THE ROLE OF INPUT IN LANGUAGE ACQUISITION: HOW CHILD-DIRECTED SPEECH VS. ADULT-DIRECTED SPEECH SHAPES EARLY VOCABULARY DEVELOPMENT IN CHILDREN
DOI:
https://doi.org/10.63878/jalt1584Keywords:
child-directed speech; adult-directed speech; vocabulary development; caregiver responsiveness; lexical diversity; conversational turns; longitudinal study.Abstract
Child early vocabulary development is largely dependent on the language input children are exposed to, but the relative roles played by child-directed speech (CDS) and adult-directed speech (ADS) are also a point of controversy. This longitudinal study with a duration of 12 months investigated whether the proportion of CDS to overheard ADS, and qualitative attributes of caregiver input was found to predict vocabulary development, both receptive and expressive, in 12-30-month-old children.

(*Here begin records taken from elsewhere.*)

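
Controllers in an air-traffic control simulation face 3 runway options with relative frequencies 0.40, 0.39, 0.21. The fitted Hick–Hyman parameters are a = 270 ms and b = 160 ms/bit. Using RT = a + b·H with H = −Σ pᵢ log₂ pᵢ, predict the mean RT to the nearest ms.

515 ms

Entropy contributions −pᵢ log₂ pᵢ: 0.5288, 0.5298, 0.4728; sum H = 1.5314 bits.
RT = a + bH = 270 + 160·1.5314 = 515.02 ms.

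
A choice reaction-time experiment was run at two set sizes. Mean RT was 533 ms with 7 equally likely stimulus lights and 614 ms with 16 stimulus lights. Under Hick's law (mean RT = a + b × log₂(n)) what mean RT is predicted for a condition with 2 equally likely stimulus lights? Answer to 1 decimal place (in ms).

410.3 ms

Solve the two-equation system in a and b:
  b = (614 − 533) / (log₂ 16 − log₂ 7) = 81 / (4 − 2.8074) = 67.916 ms/bit
  a = 533 − 67.916 × 2.8074 = 342.335 ms
Then RT(2) = 342.335 + 67.916 × log₂ 2 = 342.335 + 67.916 × 1 ≈ 410.251 ms.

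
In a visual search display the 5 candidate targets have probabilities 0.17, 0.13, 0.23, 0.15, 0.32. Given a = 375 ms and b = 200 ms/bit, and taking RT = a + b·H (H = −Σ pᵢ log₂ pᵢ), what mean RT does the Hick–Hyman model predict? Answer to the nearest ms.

Entropy contributions −pᵢ log₂ pᵢ: 0.4346, 0.3826, 0.4877, 0.4105, 0.5260; sum H = 2.2415 bits.
RT = a + bH = 375 + 200·2.2415 = 823.30 ms.

823 ms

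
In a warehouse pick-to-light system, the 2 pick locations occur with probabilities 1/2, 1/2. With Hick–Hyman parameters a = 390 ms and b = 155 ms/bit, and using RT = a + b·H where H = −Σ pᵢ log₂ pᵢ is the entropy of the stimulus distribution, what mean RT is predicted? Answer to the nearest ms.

Each term −pᵢ log₂ pᵢ: 0.5·1 + 0.5·1; summed, H = 1.000 bits.
Mean RT = a + bH = 390 + 155·1.000 = 545.00 ms.

545 ms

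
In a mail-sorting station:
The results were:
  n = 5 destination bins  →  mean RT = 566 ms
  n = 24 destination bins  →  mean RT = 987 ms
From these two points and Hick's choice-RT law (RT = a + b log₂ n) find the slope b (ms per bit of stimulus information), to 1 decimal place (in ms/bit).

186.0 ms/bit

Slope: b = (987 − 566) / (log₂ 24 − log₂ 5) = 421/2.2630 = 186.033 ms/bit.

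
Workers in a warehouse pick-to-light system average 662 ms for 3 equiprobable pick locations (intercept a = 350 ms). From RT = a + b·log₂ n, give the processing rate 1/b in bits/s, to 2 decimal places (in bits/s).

5.08 bits/s

b = (662 − 350)/log₂ 3 = 312/1.5850 = 196.850 ms per bit = 0.19685 s/bit; the reciprocal is 5.080 bits/s.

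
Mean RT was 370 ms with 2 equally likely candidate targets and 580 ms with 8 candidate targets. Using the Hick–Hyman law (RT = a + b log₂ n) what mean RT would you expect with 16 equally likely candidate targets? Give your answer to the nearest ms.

RT is linear in log₂ n, so two points fix the line:
  b = (580 − 370) / (log₂ 8 − log₂ 2) = 210 / (3 − 1) = 105 ms/bit
  a = 370 − 105 × 1 = 265 ms
Then RT(16) = 265 + 105 × log₂ 16 = 265 + 105 × 4 ≈ 685.000 ms.

685 ms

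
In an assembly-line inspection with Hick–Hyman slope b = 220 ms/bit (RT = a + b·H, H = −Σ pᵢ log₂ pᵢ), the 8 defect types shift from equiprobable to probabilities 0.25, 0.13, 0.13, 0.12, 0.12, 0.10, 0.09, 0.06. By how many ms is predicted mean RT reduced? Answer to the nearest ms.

25 ms

The RT saving is b·ΔH. Equiprobable H₀ = log₂(8) = 3.0000 bits; with the given probabilities H = 2.8878 bits.
b·(H₀ − H) = 220 × (3.0000 − 2.8878) = 24.68 ms.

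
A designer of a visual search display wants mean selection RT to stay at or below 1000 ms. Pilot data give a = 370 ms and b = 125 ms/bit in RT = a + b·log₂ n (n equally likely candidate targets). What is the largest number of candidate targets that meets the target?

Information budget: (1000 − 370)/125 = 5.0400 bits, so n ≤ 2^5.0400 = 32.900 → at most 32.

32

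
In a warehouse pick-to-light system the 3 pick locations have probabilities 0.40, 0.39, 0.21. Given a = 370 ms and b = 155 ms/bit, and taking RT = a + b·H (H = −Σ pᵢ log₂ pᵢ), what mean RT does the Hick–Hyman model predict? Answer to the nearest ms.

H = 0.40·log₂(1/0.40) + 0.39·log₂(1/0.39) + 0.21·log₂(1/0.21) = 1.5314 bits.
RT = 370 + 155 × 1.5314 = 607.37 ms.

607 ms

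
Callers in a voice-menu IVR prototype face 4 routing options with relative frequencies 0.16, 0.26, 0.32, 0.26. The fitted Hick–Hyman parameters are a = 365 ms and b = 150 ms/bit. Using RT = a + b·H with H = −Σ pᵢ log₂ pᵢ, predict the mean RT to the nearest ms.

Entropy contributions −pᵢ log₂ pᵢ: 0.4230, 0.5053, 0.5260, 0.5053; sum H = 1.9596 bits.
RT = a + bH = 365 + 150·1.9596 = 658.94 ms.

659 ms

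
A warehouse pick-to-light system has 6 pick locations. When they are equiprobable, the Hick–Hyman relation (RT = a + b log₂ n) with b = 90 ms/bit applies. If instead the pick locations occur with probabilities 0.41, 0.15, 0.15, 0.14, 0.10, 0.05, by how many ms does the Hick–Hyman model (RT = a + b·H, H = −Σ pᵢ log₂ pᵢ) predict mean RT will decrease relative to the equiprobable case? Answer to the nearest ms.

26 ms

Equiprobable entropy H₀ = log₂ 6 = 2.5850 bits.
Skewed entropy H = −Σ pᵢ log₂ pᵢ = 2.2939 bits.
ΔRT = b·(H₀ − H) = 90 × 0.2911 = 26.20 ms.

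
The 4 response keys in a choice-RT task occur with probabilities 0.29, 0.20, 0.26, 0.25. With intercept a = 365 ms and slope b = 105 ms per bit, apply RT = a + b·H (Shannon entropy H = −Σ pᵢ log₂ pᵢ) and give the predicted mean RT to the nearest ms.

574 ms

H = 0.29·log₂(1/0.29) + 0.20·log₂(1/0.20) + 0.26·log₂(1/0.26) + 0.25·log₂(1/0.25) = 1.9876 bits.
RT = 365 + 105 × 1.9876 = 573.70 ms.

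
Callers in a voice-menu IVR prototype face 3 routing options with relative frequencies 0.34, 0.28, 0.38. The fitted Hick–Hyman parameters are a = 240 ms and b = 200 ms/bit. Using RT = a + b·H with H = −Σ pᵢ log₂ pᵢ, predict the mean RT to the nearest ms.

H = 0.34·log₂(1/0.34) + 0.28·log₂(1/0.28) + 0.38·log₂(1/0.38) = 1.5738 bits.
RT = 240 + 200 × 1.5738 = 554.77 ms.

555 ms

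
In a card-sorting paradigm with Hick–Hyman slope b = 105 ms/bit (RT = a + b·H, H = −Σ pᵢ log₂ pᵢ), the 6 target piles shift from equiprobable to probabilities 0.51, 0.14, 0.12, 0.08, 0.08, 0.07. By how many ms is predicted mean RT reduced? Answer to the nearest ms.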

The families were asked to record 2 home sessions of 60 minutes monthly in specific contexts (free play, mealtime, shared book reading) which were standardized. Tapes were transcribed and coded according to the addressee (CDS vs ADS), amount (tokens/min, utterance counts), quality (lexical diversity, mean length of utterance, repetition, labeling) and interactional (contingency, conversational turns, joint attention marks).
The mixed-effects growth models depicted strong vocabulary growth over time. An increased percentage of CDS was related to more expressive vocabulary increases whereas contingent caregiver responding further intensified expressive increases. In the case of receptive vocabulary, the biggest predictor of growth was lexical diversity, and the CDS effects were relatively insignificant. The results are in favor of an interactionist explanation where vocabulary learning is facilitated by direct address and social contingence of input, and by learning more variety of word types. Findings indicate that there are practical caregiver and early-education intervention goals: more child-directed talk, more contingent responsiveness and more lexical diversity in daily events.